Understanding one of the most common Arryhthmias

          Atrial-Ventricular Nodal Reentry Tachycardia (AVNRT) is one of the most frequent abnormal rhythms encountered in the EP lab. This is also a great one to sharpen your electrogram interpretation skills on. When starting out on the process of learning to read the language of EGM's, pattern recognition is often the first step taken. AVNRT provides us with a great opportunity to utilize pattern recognition skills.

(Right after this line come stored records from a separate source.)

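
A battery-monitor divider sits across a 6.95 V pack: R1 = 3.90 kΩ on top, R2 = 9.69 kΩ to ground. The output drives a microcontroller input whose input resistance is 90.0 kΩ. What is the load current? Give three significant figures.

I_L ≈ 0.0534 mA

R2‖R_L = 8.748 kΩ; V_out = 6.95 × 8.748/12.65 = 4.807 V.
I_L = V_out / R_L = 4.807 / 90.0 kΩ = 0.0534 mA.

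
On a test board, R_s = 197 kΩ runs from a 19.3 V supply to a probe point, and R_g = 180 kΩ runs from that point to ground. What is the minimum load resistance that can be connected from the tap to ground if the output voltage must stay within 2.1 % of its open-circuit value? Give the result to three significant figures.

Output resistance R_th = R_s‖R_g = (197 × 180)/377.0 = 94.06 kΩ.
The fractional drop is R_th/(R_th + R_L); requiring this ≤ 0.0210 gives R_L ≥ R_th(1/0.0210 − 1) = 94.06 × 46.62 = 4.38 MΩ.

R_L(min) ≈ 4.38 MΩ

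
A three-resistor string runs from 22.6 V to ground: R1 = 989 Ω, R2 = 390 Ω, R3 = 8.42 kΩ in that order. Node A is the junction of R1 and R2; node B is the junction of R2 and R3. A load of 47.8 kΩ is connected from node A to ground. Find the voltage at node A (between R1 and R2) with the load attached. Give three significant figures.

V ≈ 19.9 V

Below node A the series string R2+R3 = 8810 Ω sits in parallel with the 47800 Ω load: 7439 Ω.
V_A = 22.6 × 7439/(989 + 7439) = 19.9 V.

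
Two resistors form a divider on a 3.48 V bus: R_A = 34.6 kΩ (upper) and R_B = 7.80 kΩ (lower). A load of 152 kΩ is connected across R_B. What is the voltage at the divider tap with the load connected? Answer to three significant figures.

V_out ≈ 0.614 V

The load sits in parallel with R_B: R_B‖R_L = (7.80 × 152) / (7.80 + 152) = 7.419 kΩ.
V_out = 3.48 × 7.419 / (34.6 + 7.419) = 3.48 × 7.419/42.02 = 0.614 V.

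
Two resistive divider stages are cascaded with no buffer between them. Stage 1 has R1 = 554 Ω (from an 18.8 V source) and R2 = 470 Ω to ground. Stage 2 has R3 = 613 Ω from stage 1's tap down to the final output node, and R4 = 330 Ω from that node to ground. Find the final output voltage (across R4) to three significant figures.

Stage 2 presents R3+R4 = 943.0 Ω as a load on stage 1's tap.
Stage 1's lower leg becomes R2‖(R3+R4) = 313.7 Ω, so V_mid = 18.8 × 313.7/867.7 = 6.796 V.
Stage 2 is itself unloaded: V_out = V_mid × R4/(R3+R4) = 6.796 × 330/943.0 = 2.38 V.

V_out ≈ 2.38 V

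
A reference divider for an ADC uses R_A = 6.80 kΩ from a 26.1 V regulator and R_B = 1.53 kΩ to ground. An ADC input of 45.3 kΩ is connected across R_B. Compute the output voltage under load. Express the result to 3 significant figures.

The load sits in parallel with R_B: R_B‖R_L = (1.53 × 45.3) / (1.53 + 45.3) = 1.480 kΩ.
V_out = 26.1 × 1.480 / (6.80 + 1.480) = 26.1 × 1.480/8.280 = 4.67 V.

V_out ≈ 4.67 V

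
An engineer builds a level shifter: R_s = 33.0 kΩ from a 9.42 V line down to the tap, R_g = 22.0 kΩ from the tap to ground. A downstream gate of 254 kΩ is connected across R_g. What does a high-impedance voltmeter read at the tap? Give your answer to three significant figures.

V_out ≈ 3.58 V

The load sits in parallel with R_g: R_g‖R_L = (22.0 × 254) / (22.0 + 254) = 20.25 kΩ.
V_out = 9.42 × 20.25 / (33.0 + 20.25) = 9.42 × 20.25/53.25 = 3.58 V.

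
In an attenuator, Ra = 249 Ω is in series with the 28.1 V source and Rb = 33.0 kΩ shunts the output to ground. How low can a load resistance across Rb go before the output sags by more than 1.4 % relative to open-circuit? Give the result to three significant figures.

Output resistance R_th = Ra‖Rb = (249 × 33000)/33250 = 247.1 Ω.
The fractional drop is R_th/(R_th + R_L); requiring this ≤ 0.0140 gives R_L ≥ R_th(1/0.0140 − 1) = 247.1 × 70.43 = 17.4 kΩ.

R_L(min) ≈ 17.4 kΩ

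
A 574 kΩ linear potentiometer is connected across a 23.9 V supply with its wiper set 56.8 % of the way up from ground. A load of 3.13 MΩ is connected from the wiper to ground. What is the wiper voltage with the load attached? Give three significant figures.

The wiper splits the pot into (1−α)R = 248.0 kΩ above and αR = 326.0 kΩ below.
Lower section ‖ load = 295.3 kΩ.
V_wiper = 23.9 × 295.3/(248.0 + 295.3) = 13.0 V.

V ≈ 13.0 V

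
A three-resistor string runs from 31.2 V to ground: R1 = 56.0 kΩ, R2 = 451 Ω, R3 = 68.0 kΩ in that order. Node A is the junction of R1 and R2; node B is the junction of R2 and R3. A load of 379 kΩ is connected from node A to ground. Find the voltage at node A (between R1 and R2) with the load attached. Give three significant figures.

Below node A the series string R2+R3 = 68450 Ω sits in parallel with the 379000 Ω load: 57980 Ω.
V_A = 31.2 × 57980/(56000 + 57980) = 15.9 V.

V ≈ 15.9 V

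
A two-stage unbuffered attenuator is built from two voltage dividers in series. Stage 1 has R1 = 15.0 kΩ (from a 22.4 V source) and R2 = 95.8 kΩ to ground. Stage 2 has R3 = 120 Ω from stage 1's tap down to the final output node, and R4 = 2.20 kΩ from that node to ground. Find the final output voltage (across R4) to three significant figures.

V_out ≈ 2.79 V

Stage 2 presents R3+R4 = 2320 Ω as a load on stage 1's tap.
Stage 1's lower leg becomes R2‖(R3+R4) = 2265 Ω, so V_mid = 22.4 × 2265/17270 = 2.939 V.
Stage 2 is itself unloaded: V_out = V_mid × R4/(R3+R4) = 2.939 × 2200/2320 = 2.79 V.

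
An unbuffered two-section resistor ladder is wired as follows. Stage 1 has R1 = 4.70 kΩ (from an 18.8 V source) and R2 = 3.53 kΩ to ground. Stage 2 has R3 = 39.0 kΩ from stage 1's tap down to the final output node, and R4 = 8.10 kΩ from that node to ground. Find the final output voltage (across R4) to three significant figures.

V_out ≈ 1.33 V

Stage 2 presents R3+R4 = 47.10 kΩ as a load on stage 1's tap.
Stage 1's lower leg becomes R2‖(R3+R4) = 3.284 kΩ, so V_mid = 18.8 × 3.284/7.984 = 7.733 V.
Stage 2 is itself unloaded: V_out = V_mid × R4/(R3+R4) = 7.733 × 8.10/47.10 = 1.33 V.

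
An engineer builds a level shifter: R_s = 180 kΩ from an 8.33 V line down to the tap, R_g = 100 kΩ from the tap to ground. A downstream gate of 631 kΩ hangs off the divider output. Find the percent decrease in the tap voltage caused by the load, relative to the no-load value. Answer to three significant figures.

9.25 %

Unloaded V = 8.33 × 100/280.0 = 2.9750 V.
Loaded: R_g‖R_L = 86.32 kΩ, giving V = 8.33 × 86.32/266.3 = 2.6999 V.
Drop = (2.9750 − 2.6999) / 2.9750 = 9.25 %.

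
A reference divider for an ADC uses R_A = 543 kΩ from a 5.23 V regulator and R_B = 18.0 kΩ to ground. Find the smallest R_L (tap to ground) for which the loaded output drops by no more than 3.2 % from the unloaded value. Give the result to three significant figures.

R_L(min) ≈ 527 kΩ

Output resistance R_th = R_A‖R_B = (543 × 18.0)/561.0 = 17.42 kΩ.
The fractional drop is R_th/(R_th + R_L); requiring this ≤ 0.0320 gives R_L ≥ R_th(1/0.0320 − 1) = 17.42 × 30.25 = 527 kΩ.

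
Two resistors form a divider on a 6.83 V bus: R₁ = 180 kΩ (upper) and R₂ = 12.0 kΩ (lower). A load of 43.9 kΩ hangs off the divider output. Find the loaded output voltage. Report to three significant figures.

V_out ≈ 0.340 V

The load sits in parallel with R₂: R₂‖R_L = (12.0 × 43.9) / (12.0 + 43.9) = 9.424 kΩ.
V_out = 6.83 × 9.424 / (180 + 9.424) = 6.83 × 9.424/189.4 = 0.340 V.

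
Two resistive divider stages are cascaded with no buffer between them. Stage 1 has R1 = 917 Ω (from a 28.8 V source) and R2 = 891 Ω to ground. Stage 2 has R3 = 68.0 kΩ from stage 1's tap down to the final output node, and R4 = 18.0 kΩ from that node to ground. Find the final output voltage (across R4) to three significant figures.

V_out ≈ 2.96 V

Stage 2 presents R3+R4 = 86000 Ω as a load on stage 1's tap.
Stage 1's lower leg becomes R2‖(R3+R4) = 881.9 Ω, so V_mid = 28.8 × 881.9/1799 = 14.12 V.
Stage 2 is itself unloaded: V_out = V_mid × R4/(R3+R4) = 14.12 × 18000/86000 = 2.96 V.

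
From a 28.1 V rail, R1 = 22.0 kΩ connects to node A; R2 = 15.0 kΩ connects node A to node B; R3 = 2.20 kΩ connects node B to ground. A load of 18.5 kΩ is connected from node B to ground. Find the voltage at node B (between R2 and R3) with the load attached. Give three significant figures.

V ≈ 1.42 V

At node B, R3 is in parallel with the load: R3‖R_L = 1.966 kΩ.
Below node A the resistance is R2 + (R3‖R_L) = 16.97 kΩ, so V_A = 28.1 × 16.97/38.97 = 12.23 V.
Then V_B = V_A × (R3‖R_L)/(R2 + R3‖R_L) = 12.23 × 1.966/16.97 = 1.42 V.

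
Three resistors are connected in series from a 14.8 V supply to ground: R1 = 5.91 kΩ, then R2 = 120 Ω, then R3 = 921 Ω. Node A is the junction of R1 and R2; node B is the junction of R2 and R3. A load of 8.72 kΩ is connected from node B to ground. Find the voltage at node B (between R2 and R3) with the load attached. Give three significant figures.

V ≈ 1.80 V

At node B, R3 is in parallel with the load: R3‖R_L = 833.0 Ω.
Below node A the resistance is R2 + (R3‖R_L) = 953.0 Ω, so V_A = 14.8 × 953.0/6863 = 2.055 V.
Then V_B = V_A × (R3‖R_L)/(R2 + R3‖R_L) = 2.055 × 833.0/953.0 = 1.80 V.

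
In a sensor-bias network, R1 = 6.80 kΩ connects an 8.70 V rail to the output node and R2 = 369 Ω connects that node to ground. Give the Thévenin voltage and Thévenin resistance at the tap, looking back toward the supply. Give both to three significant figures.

V_th is the open-circuit tap voltage: 8.70 × 369/(6800 + 369) = 0.448 V.
With the supply zeroed, R1 and R2 appear in parallel from the tap: R_th = R1‖R2 = (6800 × 369)/7169 = 350 Ω.

V_th = 0.448 V, R_th = 350 Ω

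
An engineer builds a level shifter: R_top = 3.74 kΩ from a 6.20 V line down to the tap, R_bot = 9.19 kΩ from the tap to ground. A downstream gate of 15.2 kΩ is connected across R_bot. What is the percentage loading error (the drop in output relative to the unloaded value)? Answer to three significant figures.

Unloaded V = 6.20 × 9.19/12.93 = 4.4067 V.
Loaded: R_bot‖R_L = 5.727 kΩ, giving V = 6.20 × 5.727/9.467 = 3.7507 V.
Drop = (4.4067 − 3.7507) / 4.4067 = 14.9 %.

14.9 %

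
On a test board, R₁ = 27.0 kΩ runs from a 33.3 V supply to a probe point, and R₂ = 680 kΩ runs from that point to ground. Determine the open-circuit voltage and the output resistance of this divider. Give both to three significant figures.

V_th is the open-circuit tap voltage: 33.3 × 680/(27.0 + 680) = 32.0 V.
With the supply zeroed, R₁ and R₂ appear in parallel from the tap: R_th = R₁‖R₂ = (27.0 × 680)/707.0 = 26.0 kΩ.

V_th = 32.0 V, R_th = 26.0 kΩ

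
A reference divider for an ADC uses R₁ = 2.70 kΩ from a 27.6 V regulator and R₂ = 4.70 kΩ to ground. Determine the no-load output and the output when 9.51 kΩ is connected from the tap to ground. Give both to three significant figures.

Open-circuit: V = 27.6 × 4.70/(2.70 + 4.70) = 17.5 V.
With the load, R₂ becomes R₂‖R_L = 3.145 kΩ, so V = 27.6 × 3.145/5.845 = 14.9 V.

Unloaded: 17.5 V; loaded: 14.9 V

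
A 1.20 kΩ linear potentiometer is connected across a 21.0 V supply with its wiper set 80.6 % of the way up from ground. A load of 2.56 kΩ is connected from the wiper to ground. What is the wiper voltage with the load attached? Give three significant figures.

The wiper splits the pot into (1−α)R = 232.8 Ω above and αR = 967.2 Ω below.
Lower section ‖ load = 702.0 Ω.
V_wiper = 21.0 × 702.0/(232.8 + 702.0) = 15.8 V.

V ≈ 15.8 V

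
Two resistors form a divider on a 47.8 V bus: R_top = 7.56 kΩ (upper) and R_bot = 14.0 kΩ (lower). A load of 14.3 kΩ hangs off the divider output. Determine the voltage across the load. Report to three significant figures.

The load sits in parallel with R_bot: R_bot‖R_L = (14.0 × 14.3) / (14.0 + 14.3) = 7.074 kΩ.
V_out = 47.8 × 7.074 / (7.56 + 7.074) = 47.8 × 7.074/14.63 = 23.1 V.

V_out ≈ 23.1 V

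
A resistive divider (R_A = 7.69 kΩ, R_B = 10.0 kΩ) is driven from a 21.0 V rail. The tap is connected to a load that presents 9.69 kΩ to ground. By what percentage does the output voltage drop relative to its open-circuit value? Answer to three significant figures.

31.0 %

The divider's output (Thévenin) resistance is R_A‖R_B = 4.347 kΩ.
Fractional drop under load = R_th/(R_th + R_L) = 4.347 / (4.347 + 9.69) = 0.3097.
So the output falls by 31.0 %.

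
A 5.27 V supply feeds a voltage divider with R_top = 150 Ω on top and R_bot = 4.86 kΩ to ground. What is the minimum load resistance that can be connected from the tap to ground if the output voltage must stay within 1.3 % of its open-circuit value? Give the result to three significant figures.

R_L(min) ≈ 11.0 kΩ

Output resistance R_th = R_top‖R_bot = (150 × 4860)/5010 = 145.5 Ω.
The fractional drop is R_th/(R_th + R_L); requiring this ≤ 0.0130 gives R_L ≥ R_th(1/0.0130 − 1) = 145.5 × 75.92 = 11.0 kΩ.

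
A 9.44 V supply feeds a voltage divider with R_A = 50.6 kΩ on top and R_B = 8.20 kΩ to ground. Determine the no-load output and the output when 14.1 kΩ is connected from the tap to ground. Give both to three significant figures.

Open-circuit: V = 9.44 × 8.20/(50.6 + 8.20) = 1.32 V.
With the load, R_B becomes R_B‖R_L = 5.185 kΩ, so V = 9.44 × 5.185/55.78 = 0.877 V.

Unloaded: 1.32 V; loaded: 0.877 V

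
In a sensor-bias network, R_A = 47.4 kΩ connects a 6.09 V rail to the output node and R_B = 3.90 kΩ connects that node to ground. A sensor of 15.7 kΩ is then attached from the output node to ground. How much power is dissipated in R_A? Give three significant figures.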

          The description above explains how a premature atrial depolarization may initiate AVNRT when dual nodal physiology is present. Because the reentry circuit is contained within the direct region of the AV node, most of the electrograms fall into a single line as if all the electrodes were picking up electrical activity at the same time. The recordings below will show the various steps in identifying AVNRT.

AH pre jump

          One of the key indicators of AV Nodal Reentry Tachycardia is the AH jump. An AH jump is considered to be present if the AH interval increases by 50ms or more with a reduction of the extra-stimulus interval of 10-20ms.

          In this case, we have programmed stimulation of the RA at 600ms followed by an extra-stimuli at 300ms. The AH interval measures at 146ms.

AH post jump

          On the next pacing train, the extra stimulus is entered at an interval of 290ms, 10ms less than the previous train.

          The AH for this run of programmed stimulation measures out to be 211ms, 61ms more than the previous pacing train. This jump is considered to be positive proof of dual nodal physiology.

         The AH jump is one of the key pieces of evidence for patients who have AVNRT. While the jump is not always over 50ms (as shown in the case below), the presence of a jump does confirm dual nodal physiology. A good analogy for the AH jump is a freeway with an overpass that crosses above another road. Under normal conditions, traffic moves faster passing over the bridge that it would if the cars exited the freeway by way of the off ramp, crossed the road and then reentered the freeway using the on ramp.

         Now let's assume that some careless driver tries to cut in front of another driver. This unexpected event results in an accident that blocks the lanes over the bridge. For traffic to get through, the vehicles must use the longer route comprised of the offramp, crossing the road below the bridge and returning to the freeway by way of the onramp. The cars travel a similar distance, but delays such as waiting for the light to cross and the decreased speed limit on the ramps causes the vehicles to arrive at the far side of the bridge later than they normally would.

        The following images were all recorded from a single procedure. They show a jump that is close to the 50ms interval with a decrease of only 10ms and then tachycardia occurs.

          In the image shown here, an extra stimulus has been added at 320ms post the primary pacing train. The AH is measured at 159ms.

          The next extra stimulus is delivered at 310ms. This results in a jump in the AH interval of 45ms. This is a good indication that dual nodal physiology may be present.

          Two stim trains later the extra stimulus is being delivered at 290ms and tachycardia is induced.

          Note how the A and V signals on both the His and CS catheters appears to be fused into one common signal. All the signals from these catheters appear to "line up" at the same point in time.


          Because the circuit of the reentry loop occurs within the immediate proximity of the AV node, atrial and ventricular activation appear to happen simultaneously.

          Only the High Right Atrial electrograms appear to be a bit delayed. Everything else appears to line up with the ventricular depolarization. The P wave which indicates the smaller atrial depolarization is hidden within the QRS. It is possible that a small retrograde P wave may be visualized in the trailing aspect of the QRS.